Jumat, 07 September 2018

Janganlah Bermimpi, Membayangkan Saja, Cukup

Malam menunjukan pukul 21.13 , dan menunjukan pula hatiku yang kian terpukul karena kebodohanku membayangkan hal-hal yang tidak ada kemungkinan.
Atau lebih tepatnya sangat kecil kemungkinannya.
.
Lagi dan lagi, sebuah perasaan ku muncul. Perasaan yg entah disebut iri, iba, atau ketidaksukaan sepihak atau Justru puing puing pengharapan yg pernah kau remukan dulu.
Melihat nya menulis status:
.
"Sisakan 1 untuk ku agar kelak dapat ku ajak keliling Papua, Jepang dan Makkah. Siapapun itu asalkan cinta dan sayang Mu pada ibu ku adalah hidayah dari Allah SWT untuk mencintaiku"

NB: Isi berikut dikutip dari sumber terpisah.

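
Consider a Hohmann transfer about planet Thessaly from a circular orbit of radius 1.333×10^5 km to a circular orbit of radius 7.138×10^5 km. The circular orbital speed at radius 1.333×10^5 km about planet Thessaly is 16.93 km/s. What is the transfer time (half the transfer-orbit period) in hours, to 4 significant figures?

t = 38.92 hours

From the circular-orbit relation v² = μ/r at r = 1.333×10^5 km: μ = v²r = (16.93)² × 1.333×10^5 = 3.82071×10^7 km³/s².
Semi-major axis of the transfer orbit: a_t = (1.333×10^5 + 7.138×10^5)/2 = 4.2355×10^5 km.
Half the transfer-orbit period gives t = π√(a_t³/μ) = 1.401×10^5 s.
Converting: 1.401×10^5 s ÷ 3600 s/hour = 38.92 hours.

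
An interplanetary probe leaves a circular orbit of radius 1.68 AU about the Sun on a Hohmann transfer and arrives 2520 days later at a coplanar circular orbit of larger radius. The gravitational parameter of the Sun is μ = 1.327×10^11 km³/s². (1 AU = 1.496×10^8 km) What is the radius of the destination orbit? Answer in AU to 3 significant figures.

r₂ = 9.83 AU

In km: r₁ = 1.68 × 1.496×10^8 = 2.51328×10^8 km.
Transfer time t = 2520 days = 2.17728×10^8 s, and t = π√(a_t³/μ).
So a_t = (μ t²/π²)^(1/3) = (1.327×10^11 × (2.17728×10^8)² / π²)^(1/3) = 8.6060×10^8 km.
Since a_t = (r₁ + r₂)/2, r₂ = 2a_t − r₁ = 2×8.6060×10^8 − 2.51328×10^8 = 1.469872×10^9 km.
In AU: r₂ = 1.469872×10^9 / 1.496×10^8 = 9.83 AU.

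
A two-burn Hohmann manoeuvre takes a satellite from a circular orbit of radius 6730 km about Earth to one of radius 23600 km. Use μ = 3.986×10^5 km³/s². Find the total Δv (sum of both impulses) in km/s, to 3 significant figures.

Δv = 3.28 km/s

Transfer-ellipse semi-major axis a_t = (r₁ + r₂)/2 = (6730 + 23600)/2 = 15165 km.
Circular speed at r₁: v₁ = √(μ/r₁) = √(3.986×10^5/6730) = 7.696 km/s.
Transfer-orbit speed at r₁ (v² = μ(2/r − 1/a)): v_p = √[μ(2/r₁ − 1/a_t)] = 9.601 km/s.
First burn Δv₁ = |v_p − v₁| = 1.905 km/s.
Circular speed at r₂: v₂ = √(μ/r₂) = 4.110 km/s.
Transfer-orbit speed at r₂: v_a = √[μ(2/r₂ − 1/a_t)] = 2.738 km/s.
Second burn Δv₂ = |v₂ − v_a| = 1.372 km/s.
Δv = Δv₁ + Δv₂ = 1.905 + 1.372 = 3.277 km/s.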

Dear, sang penulis status.
Jika bisa, ingin sekali aku marah padamu. Bagaimana tidak marah, kau sudah buat diri ini membayangkan menjadi jawaban Tuhan bahwa,
Akulah dia yg tersisa 1 untuk mu
Akulah yang mendampingi mu dari tanah Papua hingga Makkah.
Akulah yg akan mencintai dan menyayangi ibumu.
Akulah yg ingin menjadi milikmu satu2 nya.
Akulah yg menjadi seorang yg dipanggil 'ibu' oleh malaikat kecilmu kelak.
Akulah yg menjadi tempat mu berkeluh kesah.
Akulah yg menjadi seorang yg menerimamu apa adanya.
Aku ... Aku... Dan aku...
Iya cukup aku saja yg akan selalu ada untuk mu dan menjadi penyempurna separuh agamamu.
.
Tapi...
Bukan kah yg aku ucapkan tadi hanyalah bayang-bayang, lebih tepatnya angan. Tak berharap besar menjadi nyata, bahkan bermimpipun, jangan.